2. If the discussion is available on VP it will be more than good. I put a watchlist to it. Also add Google Alert on that company. Add it to my screener watch list.
3. Search for CRISIL or CARE rating and report. Also find if other stakeholders are good enough[like Morgan Stanly].
4. Follow quarterly results and reports on the business.

Detection of Red Flag in AR and QR

AR:-
1. Contingent Liability and Asset
2. Related Party Transaction[Corporate Guarantee , JV Loan]
3. Gross Property & Plant,Equipment addition[i.e. Gross Asset addition] should match cash outflow for capex addition [i.e. Capex]
4.Subsidiary Earning and Expense.
5. Tangible and Intangible gross block
6. Cash Flow Purchase of Fixed Asset
7. Other Income
8. Check if the increase in fixed asset [From Asset section in BS] and Puchase & Sales of Fixed Asset[From CFI section in BS ] is matching or not.
9. Check Depreciation.
10.  whatever capex (cash outflow in capex) granules did in fy13-15 (520 cr or 89 mn $) , plus $1.5mn (90-100 cr ) related party loan (which infact is a corporate guarantee on a loan that jv company has taken, so its just a guarantee by granules india, not a loan.
11. any intangibles (which again is recognised for auctus pharma acquisition) is all fraud and they all are equal to additional sales figure from fy13-15. So by that thesis, Auctus is only on paper, So basically kee kaa is saying Granules took money from bank for capex n all, did only thoda capex, and rest all is money going out from granules and coming back in the form of additional sales.
[based on tunnelling analysis, the cash outflows from related party loans or related-party investments/capex are re-routedback to the listed company to artificially inflate sales]
12. There must not be ample amount of cash in the account book of the company while they are still paying Debt.
13.
1)Purchase of fixed assets is 11,644.61 lakhs
2 )Addition to gross tangible assets is 3,377.15 lakhs
3) Change in capital work in progress over the previous year is 10,880.24 - 2,929.63 = 7950.61 lakhs
2+ 3 comes up to 11327.76 lakhs which is almost equal to 1.


QR:-
1. RM to Sales Ratio
2. Sales Growth
3. Pledging of Shares by the promoters
4. Equity Dilution [FCCB or Convertible Warrant etc]

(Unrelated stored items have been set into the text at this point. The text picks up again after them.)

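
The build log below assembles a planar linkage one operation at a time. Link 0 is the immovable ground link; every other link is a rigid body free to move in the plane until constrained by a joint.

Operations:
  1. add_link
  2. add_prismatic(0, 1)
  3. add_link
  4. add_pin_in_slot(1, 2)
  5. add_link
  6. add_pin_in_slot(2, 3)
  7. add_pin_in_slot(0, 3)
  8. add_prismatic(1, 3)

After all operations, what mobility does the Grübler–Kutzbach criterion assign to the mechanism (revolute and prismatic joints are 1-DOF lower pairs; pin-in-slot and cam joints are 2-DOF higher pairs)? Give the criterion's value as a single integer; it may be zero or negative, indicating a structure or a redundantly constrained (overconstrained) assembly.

link 0 = ground. State L|J1|J2 = 1|0|0
+link1  2|0|0
P(0,1) f=1→J1  2|1|0
+link2  3|1|0
PS(1,2) f=2→J2  3|1|1
+link3  4|1|1
PS(2,3) f=2→J2  4|1|2
PS(0,3) f=2→J2  4|1|3
P(1,3) f=1→J1  4|2|3
M = 3(4−1)−2·2−3 = 9−4−3 = 2

M = 2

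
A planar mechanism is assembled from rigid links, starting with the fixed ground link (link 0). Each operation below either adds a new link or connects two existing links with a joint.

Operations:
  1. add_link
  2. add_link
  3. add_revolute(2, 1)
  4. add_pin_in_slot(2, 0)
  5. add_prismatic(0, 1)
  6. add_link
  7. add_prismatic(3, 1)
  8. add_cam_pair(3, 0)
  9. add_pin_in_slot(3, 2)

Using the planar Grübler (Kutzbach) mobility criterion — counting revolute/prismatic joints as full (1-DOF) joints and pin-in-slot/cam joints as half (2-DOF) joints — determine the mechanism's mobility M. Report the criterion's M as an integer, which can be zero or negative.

link 0 = ground. State L|J1|J2 = 1|0|0
+link1  2|0|0
+link2  3|0|0
R(2,1) f=1→J1  3|1|0
PS(2,0) f=2→J2  3|1|1
P(0,1) f=1→J1  3|2|1
+link3  4|2|1
P(3,1) f=1→J1  4|3|1
C(3,0) f=2→J2  4|3|2
PS(3,2) f=2→J2  4|3|3
M = 3(4−1)−2·3−3 = 9−6−3 = 0

M = 0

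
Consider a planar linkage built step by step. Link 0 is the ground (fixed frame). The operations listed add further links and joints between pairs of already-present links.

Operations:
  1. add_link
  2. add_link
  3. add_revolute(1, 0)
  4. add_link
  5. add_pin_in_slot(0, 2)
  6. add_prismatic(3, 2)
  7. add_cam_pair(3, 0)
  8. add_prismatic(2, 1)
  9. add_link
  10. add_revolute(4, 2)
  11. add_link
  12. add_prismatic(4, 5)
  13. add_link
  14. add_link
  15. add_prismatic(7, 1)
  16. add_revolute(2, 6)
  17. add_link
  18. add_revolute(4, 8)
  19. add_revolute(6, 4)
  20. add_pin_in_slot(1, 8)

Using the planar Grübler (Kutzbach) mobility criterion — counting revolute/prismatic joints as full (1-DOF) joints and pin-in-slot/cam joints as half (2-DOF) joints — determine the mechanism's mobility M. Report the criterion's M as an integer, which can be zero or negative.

M = 3

link 0 = ground. State L|J1|J2 = 1|0|0
+link1  2|0|0
+link2  3|0|0
R(1,0) f=1→J1  3|1|0
+link3  4|1|0
PS(0,2) f=2→J2  4|1|1
P(3,2) f=1→J1  4|2|1
C(3,0) f=2→J2  4|2|2
P(2,1) f=1→J1  4|3|2
+link4  5|3|2
R(4,2) f=1→J1  5|4|2
+link5  6|4|2
P(4,5) f=1→J1  6|5|2
+link6  7|5|2
+link7  8|5|2
P(7,1) f=1→J1  8|6|2
R(2,6) f=1→J1  8|7|2
+link8  9|7|2
R(4,8) f=1→J1  9|8|2
R(6,4) f=1→J1  9|9|2
PS(1,8) f=2→J2  9|9|3
M = 3(9−1)−2·9−3 = 24−18−3 = 3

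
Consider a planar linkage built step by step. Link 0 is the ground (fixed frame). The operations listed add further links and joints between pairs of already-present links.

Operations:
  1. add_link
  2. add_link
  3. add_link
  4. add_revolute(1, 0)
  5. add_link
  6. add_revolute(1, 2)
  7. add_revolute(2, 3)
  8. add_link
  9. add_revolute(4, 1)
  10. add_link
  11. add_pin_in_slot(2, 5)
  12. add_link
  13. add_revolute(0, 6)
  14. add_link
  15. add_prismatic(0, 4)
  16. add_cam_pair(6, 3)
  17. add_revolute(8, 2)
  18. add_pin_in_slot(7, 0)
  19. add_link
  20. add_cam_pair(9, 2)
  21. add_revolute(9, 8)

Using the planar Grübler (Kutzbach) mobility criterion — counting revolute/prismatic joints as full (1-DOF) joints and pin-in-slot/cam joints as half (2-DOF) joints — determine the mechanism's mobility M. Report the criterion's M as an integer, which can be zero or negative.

[1;0;0] (link 0 is ground)
L+ [2;0;0]
L+ [3;0;0]
L+ [4;0;0]
R(1,0)∈J1 [4;1;0]
L+ [5;1;0]
R(1,2)∈J1 [5;2;0]
R(2,3)∈J1 [5;3;0]
L+ [6;3;0]
R(4,1)∈J1 [6;4;0]
L+ [7;4;0]
PS(2,5)∈J2 [7;4;1]
L+ [8;4;1]
R(0,6)∈J1 [8;5;1]
L+ [9;5;1]
P(0,4)∈J1 [9;6;1]
C(6,3)∈J2 [9;6;2]
R(8,2)∈J1 [9;7;2]
PS(7,0)∈J2 [9;7;3]
L+ [10;7;3]
C(9,2)∈J2 [10;7;4]
R(9,8)∈J1 [10;8;4]
mobility = 27 − 16 − 4 = 7

M = 7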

http://www.drvijaymalik.com/2015/08/7-signs-to-tell-whether-company-is-cooking-books.html
http://www.safalniveshak.com/value-investing-sanjay-bakshi-way-part-4/
https://fundooprofessor.wordpress.com/2011/04/24/vantage_point/

My Notes

1. Improving inventory turnover ratio and a stable low receivable days [less than 10 days] indicate that the  credit terms with customers are stable over the years.
2. The efficient working capital management by the company has ensured that all its profits have been converted to cash flow from operations.
3. High sales growth [20-25%] with improving OPM indicate that the company has successfully penetrated deeper into existing markets and created opportunities in the new markets. This is a healthy sign for growth of the company.